3. Make Us Forget About The Dark Knight
Alright, it’s pretty much impossible to forget about Christopher Nolan’s seminal 2008 film, which earned the late Heath Ledger a posthumous Academy Award and is widely considered the greatest comic book movie ever made. What I really mean by saying that The Batman should make us forget about The Dark Knight is that it needs to firmly establish itself as the next evolution of Batman’s cinematic saga.
Nolan’s trilogy will always be revered no matter what happens, but there has to be a point where we stop comparing every DC movie—especially ones involving Batman—to The Dark Knight and just let these new movies do their own thing. How can The Batman set itself apart so as to not be bombarded with comparisons to Nolan’s film? By being a damn good Batman movie, that’s how. And with Affleck at the helm (remember, this is a guy who has a Best Picture Oscar under his belt) there’s certainly a good chance that The Batman could be the best Batman movie this side of The Dark Knight.
2. Leave The Joker Out Of It
This may sound like blasphemy but The Batman should try and omit The Joker completely, especially if Jared Leto is going to continue to play the character going forward. Unfortunately, if the film is going to lean into the Death in the Family/Under the Red Hood story beats, it’s kind of hard not to involve the Clown Prince of Crime in some way, but if Affleck and co. decide to go in a different direction, I sincerely hope it doesn’t involve The Joker.
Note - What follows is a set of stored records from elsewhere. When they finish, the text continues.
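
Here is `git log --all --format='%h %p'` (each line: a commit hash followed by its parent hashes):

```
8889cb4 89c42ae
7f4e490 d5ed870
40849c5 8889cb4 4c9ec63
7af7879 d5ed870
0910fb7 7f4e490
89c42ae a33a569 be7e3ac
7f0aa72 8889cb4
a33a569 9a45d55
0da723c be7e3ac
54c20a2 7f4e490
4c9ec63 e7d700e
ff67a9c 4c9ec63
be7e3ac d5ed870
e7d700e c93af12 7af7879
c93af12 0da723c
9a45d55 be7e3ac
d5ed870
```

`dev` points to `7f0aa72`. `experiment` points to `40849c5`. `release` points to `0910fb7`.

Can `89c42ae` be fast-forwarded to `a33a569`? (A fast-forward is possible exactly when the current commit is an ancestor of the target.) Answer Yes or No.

A fast-forward from 89c42ae to a33a569 is possible iff 89c42ae is an ancestor of a33a569.
Ancestors of a33a569: {9a45d55, a33a569, be7e3ac, d5ed870}.
89c42ae is not among them, so fast-forward is not possible.

No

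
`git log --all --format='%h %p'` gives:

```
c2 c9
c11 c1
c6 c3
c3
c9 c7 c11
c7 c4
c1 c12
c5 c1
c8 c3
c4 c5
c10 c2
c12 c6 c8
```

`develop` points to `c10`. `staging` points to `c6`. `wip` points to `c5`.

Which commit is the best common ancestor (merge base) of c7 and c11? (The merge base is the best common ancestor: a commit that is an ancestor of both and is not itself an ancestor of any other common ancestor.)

Ancestors of c7: {c1, c12, c3, c4, c5, c6, c7, c8}.
Ancestors of c11: {c1, c11, c12, c3, c6, c8}.
Common ancestors: {c1, c12, c3, c6, c8}.
Among these, c1 is not an ancestor of any other common ancestor — it is the merge base.

c1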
While I will readily admit that this comes from a personal desire of not wanting to ever see Leto’s version of the character on screen again, I do also think it would be beneficial to wait until a later entry in the franchise to bring in Batman’s arch nemesis. Batman’s rogues gallery goes so much deeper than just The Joker; let some of the other villains have a chance to make an impact and save the Joker stuff for later. After all, we have years and years of Batman films ahead of us; the Joker can wait his turn … and hopefully find a new actor to play him in the process.
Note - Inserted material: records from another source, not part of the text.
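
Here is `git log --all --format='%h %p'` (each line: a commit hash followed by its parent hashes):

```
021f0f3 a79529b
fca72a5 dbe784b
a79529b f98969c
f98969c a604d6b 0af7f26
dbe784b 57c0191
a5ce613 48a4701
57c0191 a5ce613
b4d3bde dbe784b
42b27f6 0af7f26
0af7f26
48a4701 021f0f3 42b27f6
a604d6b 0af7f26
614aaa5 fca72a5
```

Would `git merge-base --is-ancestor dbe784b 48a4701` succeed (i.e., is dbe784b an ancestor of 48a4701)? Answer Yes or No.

No

Ancestors of 48a4701: {021f0f3, 0af7f26, 42b27f6, 48a4701, a604d6b, a79529b, f98969c}.
dbe784b is not in that set, so it is not an ancestor of 48a4701.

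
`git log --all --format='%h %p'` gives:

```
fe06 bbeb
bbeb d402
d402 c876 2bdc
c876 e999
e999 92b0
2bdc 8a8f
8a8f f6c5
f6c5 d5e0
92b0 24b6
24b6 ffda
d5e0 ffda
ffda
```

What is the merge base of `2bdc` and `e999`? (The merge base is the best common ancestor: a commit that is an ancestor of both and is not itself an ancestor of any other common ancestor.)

Ancestors of 2bdc: {2bdc, 8a8f, d5e0, f6c5, ffda}.
Ancestors of e999: {24b6, 92b0, e999, ffda}.
Common ancestors: {ffda}.
The only common ancestor is ffda, so it is the merge base.

ffda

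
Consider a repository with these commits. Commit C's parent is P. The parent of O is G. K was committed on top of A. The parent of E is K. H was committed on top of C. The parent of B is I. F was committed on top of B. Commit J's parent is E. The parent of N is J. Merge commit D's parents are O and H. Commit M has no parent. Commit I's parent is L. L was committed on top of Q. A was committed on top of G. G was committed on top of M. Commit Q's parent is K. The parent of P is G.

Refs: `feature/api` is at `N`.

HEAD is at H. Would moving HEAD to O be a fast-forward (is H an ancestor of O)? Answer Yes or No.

A fast-forward from H to O is possible iff H is an ancestor of O.
Ancestors of O: {G, M, O}.
H is not among them, so fast-forward is not possible.

No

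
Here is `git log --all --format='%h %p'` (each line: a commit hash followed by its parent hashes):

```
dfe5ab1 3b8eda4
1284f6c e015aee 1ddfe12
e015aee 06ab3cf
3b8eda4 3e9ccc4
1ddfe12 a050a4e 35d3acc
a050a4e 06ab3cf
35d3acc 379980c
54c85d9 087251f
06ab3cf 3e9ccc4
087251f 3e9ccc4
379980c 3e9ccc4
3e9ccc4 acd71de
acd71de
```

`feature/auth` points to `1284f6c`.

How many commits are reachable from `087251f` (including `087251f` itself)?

3

Walking parent pointers from 087251f: reachable set = {087251f, 3e9ccc4, acd71de}.
That is 3 commits.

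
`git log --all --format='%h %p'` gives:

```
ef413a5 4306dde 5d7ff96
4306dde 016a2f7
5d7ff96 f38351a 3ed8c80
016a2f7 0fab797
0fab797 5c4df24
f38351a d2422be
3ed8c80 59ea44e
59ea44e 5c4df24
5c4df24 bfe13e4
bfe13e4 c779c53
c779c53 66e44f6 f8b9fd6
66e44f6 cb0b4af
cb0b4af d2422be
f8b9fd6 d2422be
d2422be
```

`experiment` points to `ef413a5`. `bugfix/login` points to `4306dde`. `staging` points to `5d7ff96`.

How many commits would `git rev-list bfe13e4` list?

6

Walking parent pointers from bfe13e4: reachable set = {66e44f6, bfe13e4, c779c53, cb0b4af, d2422be, f8b9fd6}.
That is 6 commits.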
1. Make The DCEU Connections Count
While The Batman is being touted as the first solo Batman movie in the newly-established DCEU, you know that it will involve incorporate characters from the rest of the DC universe in some fashion. However, at the end of the day, this is supposed to be a Batman story, so Ben Affleck and Geoff Johns should be smart about which characters they try to throw into it. For instance, while Superman will be one of Batman’s closest allies by the time this film hits theaters (assuming of course that Justice League builds upon their all-too-brief friendship established at the end of Batman v Superman), but that doesn’t mean I want Superman to fly into the middle of a Batman movie. It can be tempting to toss in a reference or cameo just for the hell of it, but if someone like Superman has to make an appearance in this film, it should only be because it’s in service of the story. Otherwise, what’s the point of Batman even having his stories if other heroes can just swoop in at any time and interrupt them?